Leading chipmaker Intel Corp is in a tight spot, and that is proving to be advantageous for arch-rival AMD Inc. The former issued an apology to the buyers for the supply constraints. The chip giant elaborated on the recent manufacturing challenge that is taking a toll on production and supply. An Intel spokesperson admitted recently that the company is yet to emerge from the crisis, and that is affecting its sales target too. Investors were, however, not much ruffled by the revelation, and they seem to be assured by Intel’s forecast for additional revenue for the year. The stock price of Intel has not got affected adversely, as well.
The industry experts are also not looking at the situation with a negative outlook. Moor Insights & Strategy’s principal analyst, Pat Moorhead thinks Intel should be able to meet its commitments, from the financial perspective. Intel CEO Bob Swan earlier admitted about the issue plaguing production and supply more before.
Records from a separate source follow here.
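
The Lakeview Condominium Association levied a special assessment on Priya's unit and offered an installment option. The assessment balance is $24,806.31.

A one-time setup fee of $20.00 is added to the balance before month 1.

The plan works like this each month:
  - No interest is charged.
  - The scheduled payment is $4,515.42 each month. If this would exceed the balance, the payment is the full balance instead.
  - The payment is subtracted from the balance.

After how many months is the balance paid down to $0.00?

6

Month 1: opening $24,826.31; payment $4,515.42; balance $20,310.89
Month 2: opening $20,310.89; payment $4,515.42; balance $15,795.47
Month 3: opening $15,795.47; payment $4,515.42; balance $11,280.05
Month 4: opening $11,280.05; payment $4,515.42; balance $6,764.63
Month 5: opening $6,764.63; payment $4,515.42; balance $2,249.21
Month 6: opening $2,249.21; payment $2,249.21; balance $0.00
Balance reaches $0.00 in month 6.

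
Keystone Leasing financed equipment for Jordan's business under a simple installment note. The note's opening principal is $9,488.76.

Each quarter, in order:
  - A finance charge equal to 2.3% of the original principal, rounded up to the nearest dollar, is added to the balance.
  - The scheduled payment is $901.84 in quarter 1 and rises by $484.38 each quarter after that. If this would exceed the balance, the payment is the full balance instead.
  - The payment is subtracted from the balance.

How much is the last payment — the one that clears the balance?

# | Opening | Interest | Payment | End bal
1 | $9,488.76 | $219.00 | $901.84 | $8,805.92
2 | $8,805.92 | $219.00 | $1,386.22 | $7,638.70
3 | $7,638.70 | $219.00 | $1,870.60 | $5,987.10
4 | $5,987.10 | $219.00 | $2,354.98 | $3,851.12
5 | $3,851.12 | $219.00 | $2,839.36 | $1,230.76
6 | $1,230.76 | $219.00 | $1,449.76 | $0.00

$1,449.76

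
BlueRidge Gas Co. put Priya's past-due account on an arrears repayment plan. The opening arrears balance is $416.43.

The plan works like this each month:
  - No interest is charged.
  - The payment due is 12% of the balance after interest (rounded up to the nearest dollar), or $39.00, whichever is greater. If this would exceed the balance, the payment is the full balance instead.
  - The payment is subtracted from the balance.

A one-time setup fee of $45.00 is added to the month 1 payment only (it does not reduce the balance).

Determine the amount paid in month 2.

Month 1: opening $416.43; payment $50.00 (+ $45.00 fee); balance $366.43
Month 2: opening $366.43; payment $44.00; balance $322.43

$44.00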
Swan said in an event last month that the PC demand had surpassed expectations. The company is still finding it hard to build inventory buffers. However, he added that the company is striving to restore the supply/demand balance. Michelle Johnston, the marketing VP of Intel, also posted a letter on Intel’s website addressing the customers. This supply and production shortfall of Intel likely carry into the 1st quarter of 2020.
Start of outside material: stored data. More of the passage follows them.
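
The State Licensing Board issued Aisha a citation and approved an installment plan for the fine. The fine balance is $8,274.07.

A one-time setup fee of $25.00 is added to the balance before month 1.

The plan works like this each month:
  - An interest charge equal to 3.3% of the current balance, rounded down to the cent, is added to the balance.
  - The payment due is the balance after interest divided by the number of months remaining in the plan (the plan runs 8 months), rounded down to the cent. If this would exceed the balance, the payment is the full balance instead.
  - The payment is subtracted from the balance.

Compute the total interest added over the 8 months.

$1,332.12

Month 1: opening $8,299.07; interest $273.86 → $8,572.93; payment $1,071.61; balance $7,501.32
Month 2: opening $7,501.32; interest $247.54 → $7,748.86; payment $1,106.98; balance $6,641.88
Month 3: opening $6,641.88; interest $219.18 → $6,861.06; payment $1,143.51; balance $5,717.55
Month 4: opening $5,717.55; interest $188.67 → $5,906.22; payment $1,181.24; balance $4,724.98
Month 5: opening $4,724.98; interest $155.92 → $4,880.90; payment $1,220.22; balance $3,660.68
Month 6: opening $3,660.68; interest $120.80 → $3,781.48; payment $1,260.49; balance $2,520.99
Month 7: opening $2,520.99; interest $83.19 → $2,604.18; payment $1,302.09; balance $1,302.09
Month 8: opening $1,302.09; interest $42.96 → $1,345.05; payment $1,345.05; balance $0.00
Total interest: $273.86 + $247.54 + $219.18 + $188.67 + $155.92 + $120.80 + $83.19 + $42.96 = $1,332.12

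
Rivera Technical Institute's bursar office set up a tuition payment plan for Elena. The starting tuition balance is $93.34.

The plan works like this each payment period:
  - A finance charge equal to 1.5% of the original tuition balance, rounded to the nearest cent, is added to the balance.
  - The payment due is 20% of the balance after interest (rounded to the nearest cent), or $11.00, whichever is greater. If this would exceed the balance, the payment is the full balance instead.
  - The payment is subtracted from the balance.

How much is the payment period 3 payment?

Payment period 1: $93.34 +$1.40 interest = $94.74; pay $18.95 → $75.79
Payment period 2: $75.79 +$1.40 interest = $77.19; pay $15.44 → $61.75
Payment period 3: $61.75 +$1.40 interest = $63.15; pay $12.63 → $50.52

$12.63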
While Intel is trying hard to resolve the production hurdles and trying to retain the customers, it is a rival AMD that will benefit. Tirias Research’s principal analyst Kevin Krewell said AMD might gain from it, but that may not be a considerable gain. The OEMs usually do not shift sides overnight, and many Intel loyalists may prefer to wait for a few more months. The company is making a transition to 10nm chips from the existing 14-nanometer generation chips. It is also likely that Intel may hire contract manufacturers to make more chips in the period at other locations.